How to Calculate Cable Pulling Tension
Cable pulling tension formula explained: straight runs, bend multipliers, sidewall pressure, and when to upsize raceway or add pull boxes to stay within limits.
Cable pulling tension is calculated with T = w × L × μ × c, where T is tension in pounds, w is conductor weight per foot, L is length in feet, μ is the coefficient of friction, and c is the weight correction factor. Each bend multiplies upstream tension by e^(μθ), where θ is the bend angle in radians. For any feeder pull over 100 feet or with two or more bends, run the calculation before the pull — exceeding the limit stretches copper and damages insulation in ways that fail Megger testing.
The Basic Tension Formula
For a straight horizontal run:
T = L × w × μ × c
Where:
- T = pulling tension (lb)
- L = pull length (ft)
- w = total conductor weight (lb/ft) from manufacturer data
- μ = coefficient of friction (0.15-0.5 dry; 0.1-0.35 lubricated)
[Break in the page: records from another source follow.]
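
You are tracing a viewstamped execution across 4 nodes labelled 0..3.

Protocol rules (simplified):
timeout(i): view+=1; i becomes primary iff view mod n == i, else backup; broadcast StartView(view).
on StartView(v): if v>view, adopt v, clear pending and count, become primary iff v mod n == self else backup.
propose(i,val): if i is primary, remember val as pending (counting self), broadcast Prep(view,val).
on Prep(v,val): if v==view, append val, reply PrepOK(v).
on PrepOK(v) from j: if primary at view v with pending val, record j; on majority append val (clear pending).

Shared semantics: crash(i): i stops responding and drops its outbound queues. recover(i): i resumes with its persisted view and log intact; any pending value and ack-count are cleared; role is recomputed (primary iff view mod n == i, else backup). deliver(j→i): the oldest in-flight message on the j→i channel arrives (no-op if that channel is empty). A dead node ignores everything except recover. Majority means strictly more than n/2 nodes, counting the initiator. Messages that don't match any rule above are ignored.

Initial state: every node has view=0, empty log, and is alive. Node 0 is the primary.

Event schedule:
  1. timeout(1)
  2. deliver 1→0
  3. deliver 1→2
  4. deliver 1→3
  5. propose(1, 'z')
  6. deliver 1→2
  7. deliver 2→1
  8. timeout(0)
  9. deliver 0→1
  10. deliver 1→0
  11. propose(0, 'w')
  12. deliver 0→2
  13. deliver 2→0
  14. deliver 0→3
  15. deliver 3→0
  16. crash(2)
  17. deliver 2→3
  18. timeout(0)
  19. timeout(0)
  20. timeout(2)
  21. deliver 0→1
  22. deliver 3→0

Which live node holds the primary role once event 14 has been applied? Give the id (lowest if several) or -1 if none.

after 1 — timeout(1): n1:prim/v1/[-]
after 2 — deliver 1→0: n0:back/v1/[-]
after 3 — deliver 1→2: n2:back/v1/[-]
after 4 — deliver 1→3: n3:back/v1/[-]
after 5 — propose(1,'z'): ·
after 6 — deliver 1→2: n2:back/v1/[z]
after 7 — deliver 2→1: ·
after 8 — timeout(0): n0:back/v2/[-]
after 9 — deliver 0→1: n1:back/v2/[-]
after 10 — deliver 1→0: ·
after 11 — propose(0,'w'): ·
after 12 — deliver 0→2: n2:prim/v2/[z]
after 13 — deliver 2→0: ·
after 14 — deliver 0→3: n3:back/v2/[-]

2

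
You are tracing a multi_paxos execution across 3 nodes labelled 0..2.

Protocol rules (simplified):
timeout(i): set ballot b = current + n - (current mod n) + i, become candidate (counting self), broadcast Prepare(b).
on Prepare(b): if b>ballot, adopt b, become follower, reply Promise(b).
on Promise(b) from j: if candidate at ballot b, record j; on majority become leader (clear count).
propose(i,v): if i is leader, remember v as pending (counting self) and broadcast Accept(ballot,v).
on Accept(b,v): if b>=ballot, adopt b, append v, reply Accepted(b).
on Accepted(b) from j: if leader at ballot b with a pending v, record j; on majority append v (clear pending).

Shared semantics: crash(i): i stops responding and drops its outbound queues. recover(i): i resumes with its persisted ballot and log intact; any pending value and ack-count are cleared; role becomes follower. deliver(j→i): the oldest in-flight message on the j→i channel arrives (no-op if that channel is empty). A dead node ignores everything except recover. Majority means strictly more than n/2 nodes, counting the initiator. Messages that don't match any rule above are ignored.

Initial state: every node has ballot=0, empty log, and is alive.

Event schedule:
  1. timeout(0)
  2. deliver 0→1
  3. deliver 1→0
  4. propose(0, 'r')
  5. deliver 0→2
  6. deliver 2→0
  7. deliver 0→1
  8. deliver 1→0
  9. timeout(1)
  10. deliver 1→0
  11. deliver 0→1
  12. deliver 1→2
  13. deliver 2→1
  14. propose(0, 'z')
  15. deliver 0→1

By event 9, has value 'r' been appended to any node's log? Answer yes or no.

e1 timeout(0): 0[cand,b=3,-]
e2 deliver 0→1: 1[foll,b=3,-]
e3 deliver 1→0: 0[lead,b=3,-]
e4 propose(0,'r'): ·
e5 deliver 0→2: 2[foll,b=3,-]
e6 deliver 2→0: ·
e7 deliver 0→1: 1[foll,b=3,r]
e8 deliver 1→0: 0[lead,b=3,r]
e9 timeout(1): 1[cand,b=7,r]

yes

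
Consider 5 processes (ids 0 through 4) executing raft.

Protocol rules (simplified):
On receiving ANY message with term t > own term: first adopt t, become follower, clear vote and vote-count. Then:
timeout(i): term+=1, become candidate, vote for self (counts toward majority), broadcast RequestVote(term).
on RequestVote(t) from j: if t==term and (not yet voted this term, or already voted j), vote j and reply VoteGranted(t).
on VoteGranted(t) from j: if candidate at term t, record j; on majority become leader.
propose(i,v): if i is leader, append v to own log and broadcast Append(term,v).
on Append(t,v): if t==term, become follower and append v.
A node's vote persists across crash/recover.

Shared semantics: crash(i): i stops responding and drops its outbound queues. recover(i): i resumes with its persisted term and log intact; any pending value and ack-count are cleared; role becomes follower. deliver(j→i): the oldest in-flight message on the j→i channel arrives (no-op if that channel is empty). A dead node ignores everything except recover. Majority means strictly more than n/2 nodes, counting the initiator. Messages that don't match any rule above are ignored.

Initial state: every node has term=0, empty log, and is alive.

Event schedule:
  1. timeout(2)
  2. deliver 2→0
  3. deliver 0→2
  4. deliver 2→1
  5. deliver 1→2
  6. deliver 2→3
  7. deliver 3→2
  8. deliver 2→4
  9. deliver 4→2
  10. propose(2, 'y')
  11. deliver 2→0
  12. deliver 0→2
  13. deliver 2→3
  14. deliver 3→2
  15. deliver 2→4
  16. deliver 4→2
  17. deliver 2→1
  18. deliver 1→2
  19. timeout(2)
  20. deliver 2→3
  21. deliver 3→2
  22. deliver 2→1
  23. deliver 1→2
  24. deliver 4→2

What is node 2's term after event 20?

2

[1] timeout(2) → N2(cand t1 [-])
[2] deliver 2→0 → N0(foll t1 [-])
[3] deliver 0→2 → ∅
[4] deliver 2→1 → N1(foll t1 [-])
[5] deliver 1→2 → N2(lead t1 [-])
[6] deliver 2→3 → N3(foll t1 [-])
[7] deliver 3→2 → ∅
[8] deliver 2→4 → N4(foll t1 [-])
[9] deliver 4→2 → ∅
[10] propose(2,'y') → N2(lead t1 [y])
[11] deliver 2→0 → N0(foll t1 [y])
[12] deliver 0→2 → ∅
[13] deliver 2→3 → N3(foll t1 [y])
[14] deliver 3→2 → ∅
[15] deliver 2→4 → N4(foll t1 [y])
[16] deliver 4→2 → ∅
[17] deliver 2→1 → N1(foll t1 [y])
[18] deliver 1→2 → ∅
[19] timeout(2) → N2(cand t2 [y])
[20] deliver 2→3 → N3(foll t2 [y])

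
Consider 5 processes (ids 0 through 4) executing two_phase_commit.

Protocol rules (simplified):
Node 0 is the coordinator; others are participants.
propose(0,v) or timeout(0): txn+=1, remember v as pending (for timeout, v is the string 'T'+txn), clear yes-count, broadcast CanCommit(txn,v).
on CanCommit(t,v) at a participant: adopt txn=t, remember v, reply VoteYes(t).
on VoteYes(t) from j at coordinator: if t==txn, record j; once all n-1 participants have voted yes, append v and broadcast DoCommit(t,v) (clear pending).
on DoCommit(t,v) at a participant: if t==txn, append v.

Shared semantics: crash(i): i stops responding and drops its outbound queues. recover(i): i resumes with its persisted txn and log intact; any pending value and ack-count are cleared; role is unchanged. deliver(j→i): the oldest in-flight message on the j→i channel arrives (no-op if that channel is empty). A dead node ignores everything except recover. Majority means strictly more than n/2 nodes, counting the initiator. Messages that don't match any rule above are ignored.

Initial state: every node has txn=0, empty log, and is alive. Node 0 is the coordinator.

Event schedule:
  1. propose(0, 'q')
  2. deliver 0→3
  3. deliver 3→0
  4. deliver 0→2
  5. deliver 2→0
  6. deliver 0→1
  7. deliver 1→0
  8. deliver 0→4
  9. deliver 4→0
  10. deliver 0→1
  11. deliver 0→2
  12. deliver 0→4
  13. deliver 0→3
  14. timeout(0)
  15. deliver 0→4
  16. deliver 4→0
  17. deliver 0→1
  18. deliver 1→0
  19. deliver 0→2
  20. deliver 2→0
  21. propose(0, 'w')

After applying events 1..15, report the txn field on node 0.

step 1 propose(0,'q'): 0={coor,t=1,log=-}
step 2 deliver 0→3: 3={part,t=1,log=-}
step 3 deliver 3→0: —
step 4 deliver 0→2: 2={part,t=1,log=-}
step 5 deliver 2→0: —
step 6 deliver 0→1: 1={part,t=1,log=-}
step 7 deliver 1→0: —
step 8 deliver 0→4: 4={part,t=1,log=-}
step 9 deliver 4→0: 0={coor,t=1,log=q}
step 10 deliver 0→1: 1={part,t=1,log=q}
step 11 deliver 0→2: 2={part,t=1,log=q}
step 12 deliver 0→4: 4={part,t=1,log=q}
step 13 deliver 0→3: 3={part,t=1,log=q}
step 14 timeout(0): 0={coor,t=2,log=q}
step 15 deliver 0→4: 4={part,t=2,log=q}

2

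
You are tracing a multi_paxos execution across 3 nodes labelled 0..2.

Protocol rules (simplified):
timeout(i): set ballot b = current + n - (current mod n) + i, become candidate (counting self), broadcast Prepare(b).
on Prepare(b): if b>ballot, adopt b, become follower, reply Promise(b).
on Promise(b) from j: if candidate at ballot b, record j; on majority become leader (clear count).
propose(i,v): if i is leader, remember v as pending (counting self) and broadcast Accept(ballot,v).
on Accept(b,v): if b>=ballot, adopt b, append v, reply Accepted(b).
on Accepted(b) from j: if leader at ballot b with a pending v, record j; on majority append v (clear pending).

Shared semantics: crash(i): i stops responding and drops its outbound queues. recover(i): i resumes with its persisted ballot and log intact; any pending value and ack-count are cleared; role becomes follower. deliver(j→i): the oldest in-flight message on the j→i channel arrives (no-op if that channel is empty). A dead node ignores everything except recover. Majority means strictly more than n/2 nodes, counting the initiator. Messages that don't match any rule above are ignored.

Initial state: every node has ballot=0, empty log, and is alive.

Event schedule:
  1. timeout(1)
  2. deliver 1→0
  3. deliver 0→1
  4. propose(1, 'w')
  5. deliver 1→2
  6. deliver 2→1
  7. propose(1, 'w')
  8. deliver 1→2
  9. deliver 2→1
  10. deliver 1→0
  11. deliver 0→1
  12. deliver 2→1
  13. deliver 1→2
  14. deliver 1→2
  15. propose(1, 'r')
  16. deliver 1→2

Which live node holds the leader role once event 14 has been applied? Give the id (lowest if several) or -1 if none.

after 1 — timeout(1): n1:cand/b4/[-]
after 2 — deliver 1→0: n0:foll/b4/[-]
after 3 — deliver 0→1: n1:lead/b4/[-]
after 4 — propose(1,'w'): ·
after 5 — deliver 1→2: n2:foll/b4/[-]
after 6 — deliver 2→1: ·
after 7 — propose(1,'w'): ·
after 8 — deliver 1→2: n2:foll/b4/[w]
after 9 — deliver 2→1: n1:lead/b4/[w]
after 10 — deliver 1→0: n0:foll/b4/[w]
after 11 — deliver 0→1: ·
after 12 — deliver 2→1: ·
after 13 — deliver 1→2: n2:foll/b4/[w,w]
after 14 — deliver 1→2: ·

1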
- c = weight correction factor for multi-conductor pulls (1.0 single, 1.4 triplex, 1.2 quadruplex)
Example: Pull 3 × 500 kcmil THHN through 200 ft of straight 3" EMT.
- 500 kcmil THHN ≈ 1.79 lb/ft each → 3 × 1.79 = 5.37 lb/ft
- μ (lubricated) = 0.2
- c = 1.4 (triplex)
- T = 200 × 5.37 × 0.2 × 1.4 = 300.7 lb
Well under any reasonable limit on 500 kcmil. See conduit fill calculator to verify the raceway sizing.
Adding Bends: The Exponential Multiplier
Every bend multiplies the tension coming into it:
T_out = T_in × e^(μθ)
For a 90° bend (θ = π/2 ≈ 1.571 radians) at μ = 0.2:
e^(0.2 × 1.571) = e^0.314 = 1.369
So each 90° bend adds about 37% to incoming tension at typical lubricated friction. Four 90° bends — the NEC maximum — multiply the entering tension by 1.369^4 = 3.51×.
If your straight-run tension at a bend is 500 lb, four bends downstream you are at 1,755 lb. The exponential growth is why bend placement matters more than total length on long pulls. See conduit bend requirements.
Maximum Allowable Tension Limits
NEC Chapter 9 Note 8 and IEEE 1185 reference these limits:
| Attachment method | Limit |
|---|---|
| Pulling eye on copper conductor | 0.008 × CM (circular mils) |
| Pulling eye on aluminum | 0.006 × CM |
| Basket grip on jacketed cable | 1000 lb per conductor, 5000 lb total |
| Basket grip on unjacketed | 1000 lb total |
For 4/0 copper THHN (211,600 CM): 0.008 × 211,600 = 1,693 lb max with pulling eye. With a basket grip, the same conductor caps at 1000 lb. The grip is more limiting on large conductors.
Sidewall Pressure at Bends
Sidewall pressure (SWP) is the lateral force per foot that the cable exerts on the inside of a bend:
SWP = T_out / R
Where R is the bend radius in feet. NEC 300.34 and IEEE 1185 cap SWP at:
- 300 lb/ft for instrumentation cable
- 500 lb/ft for 600V conductor (THHN, XHHW)
- 1000 lb/ft for medium-voltage shielded cable
Example: 90° bend at the end of the previous example. T_out at the bend = 1,755 lb. Standard EMT 3" bend radius = 13" = 1.083 ft. SWP = 1,755 / 1.083 = 1,620 lb/ft — far over the 500 lb/ft limit.
The fix is either a larger sweep radius, a pull box at the bend, or splitting the pull into shorter sections.
When to Upsize the Raceway for Pulling
Even with NEC-compliant fill, you should upsize the conduit when:
- Calculated tension exceeds 80% of conductor limit
- SWP at any bend exceeds 80% of cable limit
- Fill is over 35% and total bends exceed 270°
- Pull length exceeds 300 feet for feeders
Going from 40% fill to 30% fill drops μ_effective and gives conductors room to align — often dropping tension by 25-40%. See why my conduit fill failed inspection for related issues.
Reducing Tension Without Resizing
Practical options before reordering conduit:
- Add pull boxes to break the run into shorter, lower-bend segments
- Reduce bends per segment to under 180° between pull points
- Increase sweep radius to factory long-radius elbows
- Use premium pulling lubricant (drops μ from 0.35 dry to 0.10 lubricated)
- Pull from the harder end — back-feed from the bend-heavy side
Field Reference: Southwire Pulling Calculator
Southwire publishes a free Pulling Tension Calculator that automates the segment-by-segment math, including SWP at every bend. Use it for any feeder over 200 feet or with more than 180° of total bends.